Однажды я завтракал с сэром Седриком Хардвиком
[128] и Синклером Льюисом
[129]. Разговор зашел о пьесе «Тень и вещество»
[130], в которой Седрик играл главную роль. Льюис сказал, что героиня пьесы Бриджит представляется ему современной Жанной д’Арк и что по пьесе можно снять прекрасный фильм. Мне стало интересно, и я попросил Седрика прислать мне пьесу, что он и сделал.
На следующий день Джоан приехала ко мне на ужин, и я рассказал ей о пьесе. Она сказала, что видела ее в театре и хотела бы сыграть роль девушки. Я не принял ее слова всерьез, но в тот вечер она прочитала отрывки из роли, и, к моему полному изумлению, сделала это прекрасно, даже невзирая на ирландский акцент. Я был настолько воодушевлен, что даже сделал немые кинопробы, чтобы определить ее фотогеничность. Она действительно была хороша.
Все мои сомнения по поводу ее странного поведения испарились. Говоря по правде, мне казалось, что я сделал открытие. Я отправил Джоан в студию актерского мастерства к Максу Рейнхардту и редко общался с ней, пока она там училась. У меня еще не было прав на экранизацию пьесы, я обратился к Седрику и с его помощью приобрел их за двадцать пять тысяч долларов. После этого я подписал с Бэрри контракт на двести пятьдесят долларов в неделю.
Существуют мистики, которые глубоко верят в то, что мы существуем в полусне и очень трудно определить, где кончается сон и начинается явь. Так было и со мной. В течение долгих месяцев я занимался исключительно тем, что писал сценарий к фильму. И вот тут начали происходить странные вещи. Сильно пьяная, Бэрри стала приезжать на своем «кадиллаке» поздно ночью, и я будил своего шофера с просьбой отвезти ее домой.
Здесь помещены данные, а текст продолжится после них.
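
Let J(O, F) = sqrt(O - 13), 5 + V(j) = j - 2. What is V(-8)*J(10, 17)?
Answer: -15*I*sqrt(3) ≈ -25.981*I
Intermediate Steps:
V(j) = -7 + j (V(j) = -5 + (j - 2) = -5 + (-2 + j) = -7 + j)
J(O, F) = sqrt(-13 + O)
V(-8)*J(10, 17) = (-7 - 8)*sqrt(-13 + 10) = -15*I*sqrt(3)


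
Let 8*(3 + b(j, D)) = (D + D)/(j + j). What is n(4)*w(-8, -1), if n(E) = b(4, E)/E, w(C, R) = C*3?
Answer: 69/4 ≈ 17.250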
Однажды она разбила свою машину и вынуждена была оставить ее на дороге. Теперь она напрямую была связана с «Чаплин Студиос», и я боялся, что если полиция арестует ее за вождение в пьяном виде, то возникнет скандал. В конце концов она стала вести себя агрессивно, и я прекратил отвечать на звонки и открывать ей дверь. Тогда она начала бить стекла в моем доме. Моя жизнь превратилась в кошмар.
Вдобавок ко всему я выяснил, что она не появлялась в школе у Рейнхардта уже несколько недель. А когда я спросил у Джоан об этом, она вдруг заявила, что не хочет быть актрисой, и если я оплачу ей и ее матери поездку назад в Нью-Йорк, да еще дам пять тысяч долларов, то она разорвет контракт. Я быстро согласился со всеми ее просьбами, заплатил за билеты, дал пять тысяч долларов и был рад, что отделался от нее.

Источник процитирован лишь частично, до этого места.